Onda de calor e calorão: cuidado com queimaduras em calçadas superaquecidas

Esta é a história de um homem de 56 anos, alcoólatra, que foi encaminhado a um centro de queimados para tratamento de queimaduras nos pés. Ele caminhou descalço no asfalto por um minuto, sob efeito de álcool. Isso aconteceu em um dia em que a cidade de Seattle sofria os efeitos de uma cúpula de calor, responsável por uma onda de calor durante a qual as temperaturas máximas do ar atingiram 42°C, cerca de 21°C acima das médias históricas.
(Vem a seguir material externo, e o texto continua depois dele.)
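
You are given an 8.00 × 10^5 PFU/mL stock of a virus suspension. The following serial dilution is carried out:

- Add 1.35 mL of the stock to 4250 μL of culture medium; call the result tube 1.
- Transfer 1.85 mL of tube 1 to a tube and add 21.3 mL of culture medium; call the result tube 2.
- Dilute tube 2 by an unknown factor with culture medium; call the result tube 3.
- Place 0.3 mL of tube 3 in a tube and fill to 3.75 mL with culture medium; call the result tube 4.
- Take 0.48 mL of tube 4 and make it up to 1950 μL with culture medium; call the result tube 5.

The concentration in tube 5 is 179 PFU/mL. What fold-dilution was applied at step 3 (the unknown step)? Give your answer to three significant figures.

1.70-fold

Step 1: 1.35 mL + 4250 μL = 5.6 mL total → factor 5.6/1.35 = 4.1481
Step 2: 1.85 mL + 21.3 mL = 23.15 mL total → factor 23.15/1.85 = 12.514
Step 3: unknown factor x
Step 4: 0.3 mL brought to 3.75 mL → factor 3.75/0.3 = 12.5
Step 5: 0.48 mL brought to 1950 μL → factor 1.95/0.48 = 4.0625
Product of known-step factors = 2635.9
Overall factor = 8.00 × 10^5 PFU/mL / (179 PFU/mL) = 4469.3
x = 4469.3 / 2635.9 = 1.70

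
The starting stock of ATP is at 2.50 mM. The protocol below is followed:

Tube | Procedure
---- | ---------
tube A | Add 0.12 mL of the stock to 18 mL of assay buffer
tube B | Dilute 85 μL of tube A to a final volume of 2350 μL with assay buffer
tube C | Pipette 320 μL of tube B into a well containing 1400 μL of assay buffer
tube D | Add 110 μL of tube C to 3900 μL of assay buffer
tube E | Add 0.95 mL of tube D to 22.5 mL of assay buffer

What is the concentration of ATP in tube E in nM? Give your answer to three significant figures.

Step 1: 0.12 mL + 18 mL = 18.12 mL total → factor 18.12/0.12 = 151
Step 2: 85 μL brought to 2350 μL → factor 2350/85 = 27.647
Step 3: 320 μL + 1400 μL = 1720 μL total → factor 1720/320 = 5.375
Step 4: 110 μL + 3900 μL = 4010 μL total → factor 4010/110 = 36.455
Step 5: 0.95 mL + 22.5 mL = 23.45 mL total → factor 23.45/0.95 = 24.684
Overall dilution factor = 151 × 27.647 × 5.375 × 36.455 × 24.684 = 2.0192 × 10^7
Final = 2.50 mM / 2.0192 × 10^7 = 1.238 × 10^-7 mM = 0.124 nM

0.124 nM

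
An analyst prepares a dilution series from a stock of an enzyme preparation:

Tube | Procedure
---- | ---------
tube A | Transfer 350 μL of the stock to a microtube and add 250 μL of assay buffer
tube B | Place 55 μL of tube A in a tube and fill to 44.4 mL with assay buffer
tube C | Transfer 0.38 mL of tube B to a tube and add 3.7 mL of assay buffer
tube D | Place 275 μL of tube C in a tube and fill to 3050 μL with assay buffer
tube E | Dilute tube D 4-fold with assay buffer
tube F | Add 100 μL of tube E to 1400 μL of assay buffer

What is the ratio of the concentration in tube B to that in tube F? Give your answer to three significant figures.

7.14 × 10^3

Step 1: 350 μL + 250 μL = 600 μL total → factor 600/350 = 1.7143
Step 2: 55 μL brought to 44.4 mL → factor 44400/55 = 807.27
Step 3: 0.38 mL + 3.7 mL = 4.08 mL total → factor 4.08/0.38 = 10.737
Step 4: 275 μL brought to 3050 μL → factor 3050/275 = 11.091
Step 5: 4-fold → factor 4
Step 6: 100 μL + 1400 μL = 1500 μL total → factor 1500/100 = 15
Dilution factor to tube B = 1383.9; to tube F = 9.8878 × 10^6
[tube B]/[tube F] = (factor to tube F)/(factor to tube B) = 9.8878 × 10^6/1383.9 = 7.14 × 10^3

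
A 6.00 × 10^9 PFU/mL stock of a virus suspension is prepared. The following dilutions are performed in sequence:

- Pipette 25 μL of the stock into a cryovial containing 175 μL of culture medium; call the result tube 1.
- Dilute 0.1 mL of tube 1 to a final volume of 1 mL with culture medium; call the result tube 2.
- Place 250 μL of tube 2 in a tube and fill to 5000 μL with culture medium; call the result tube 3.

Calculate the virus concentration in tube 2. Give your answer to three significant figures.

Step 1: 25 μL + 175 μL = 200 μL total → factor 200/25 = 8
Step 2: 0.1 mL brought to 1 mL → factor 1/0.1 = 10
Dilution factor through tube 2 = 8 × 10 = 80
[tube 2] = 6.00 × 10^9 PFU/mL / 80 = 7.50 × 10^7 PFU/mL

7.50 × 10^7 PFU/mL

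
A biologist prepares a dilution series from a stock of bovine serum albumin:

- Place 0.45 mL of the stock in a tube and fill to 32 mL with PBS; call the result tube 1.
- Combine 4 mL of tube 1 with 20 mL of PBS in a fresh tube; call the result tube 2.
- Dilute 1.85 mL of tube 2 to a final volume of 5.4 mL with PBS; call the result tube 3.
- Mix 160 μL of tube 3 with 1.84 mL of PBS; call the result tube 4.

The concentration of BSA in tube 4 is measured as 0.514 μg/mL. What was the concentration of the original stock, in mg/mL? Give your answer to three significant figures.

Step 1: 0.45 mL brought to 32 mL → factor 32/0.45 = 71.111
Step 2: 4 mL + 20 mL = 24 mL total → factor 24/4 = 6
Step 3: 1.85 mL brought to 5.4 mL → factor 5.4/1.85 = 2.9189
Step 4: 160 μL + 1.84 mL = 2000 μL total → factor 2000/160 = 12.5
Overall dilution factor = 71.111 × 6 × 2.9189 × 12.5 = 15568
Stock = 0.514 μg/mL × 15568 = 8002 μg/mL = 8.00 mg/mL

8.00 mg/mL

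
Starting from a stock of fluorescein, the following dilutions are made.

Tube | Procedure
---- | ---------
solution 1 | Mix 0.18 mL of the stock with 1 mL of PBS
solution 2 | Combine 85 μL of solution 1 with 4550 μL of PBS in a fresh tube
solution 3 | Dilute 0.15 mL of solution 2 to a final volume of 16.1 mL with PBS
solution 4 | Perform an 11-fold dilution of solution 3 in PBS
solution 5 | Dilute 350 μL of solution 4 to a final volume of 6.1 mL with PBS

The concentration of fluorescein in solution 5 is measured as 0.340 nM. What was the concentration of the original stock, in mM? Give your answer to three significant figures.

Step 1: 0.18 mL + 1 mL = 1.18 mL total → factor 1.18/0.18 = 6.5556
Step 2: 85 μL + 4550 μL = 4635 μL total → factor 4635/85 = 54.529
Step 3: 0.15 mL brought to 16.1 mL → factor 16.1/0.15 = 107.33
Step 4: 11-fold → factor 11
Step 5: 350 μL brought to 6.1 mL → factor 6100/350 = 17.429
Overall dilution factor = 6.5556 × 54.529 × 107.33 × 11 × 17.429 = 7.3558 × 10^6
Stock = 0.340 nM × 7.3558 × 10^6 = 2.501 × 10^6 nM = 2.50 mM

2.50 mM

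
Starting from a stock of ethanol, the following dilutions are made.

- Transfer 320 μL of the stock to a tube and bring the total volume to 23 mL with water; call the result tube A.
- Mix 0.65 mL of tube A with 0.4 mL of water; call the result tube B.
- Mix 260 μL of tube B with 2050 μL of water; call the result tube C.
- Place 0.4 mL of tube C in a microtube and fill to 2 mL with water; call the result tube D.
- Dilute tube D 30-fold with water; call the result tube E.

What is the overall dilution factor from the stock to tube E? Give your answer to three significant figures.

1.55 × 10^5

Step 1: 320 μL brought to 23 mL → factor 23000/320 = 71.875
Step 2: 0.65 mL + 0.4 mL = 1.05 mL total → factor 1.05/0.65 = 1.6154
Step 3: 260 μL + 2050 μL = 2310 μL total → factor 2310/260 = 8.8846
Step 4: 0.4 mL brought to 2 mL → factor 2/0.4 = 5
Step 5: 30-fold → factor 30
Overall dilution factor = 71.875 × 1.6154 × 8.8846 × 5 × 30 = 1.5473 × 10^5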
Encaminhado para o pronto-socorro, este paciente apresenta dor intensa. Apresenta bolhas abertas com secreção e vermelhidão (eritema) nas solas dos dois pés, na superfície plantar dos dedos do pé direito e no calcanhar do pé esquerdo. Há também uma bolha intacta no calcanhar direito . O diagnóstico é claro: queimaduras de segundo grau causadas pela superfície quente da estrada.
O homem de cinquenta anos recebeu alívio da dor, limpeza da ferida para remover todo o tecido danificado e necrótico (desbridamento), tratamento com antibióticos (bacitracina) e um curativo de espuma antimicrobiana. Em uma consulta de acompanhamento após 18 dias, suas queimaduras haviam cicatrizado sem complicações.
Este caso clínico ocorreu durante a onda de calor de junho a julho de 2021 no oeste da América do Norte. Foi relatado no semanário médico americano The New England Journal of Medicine em abril de 2025.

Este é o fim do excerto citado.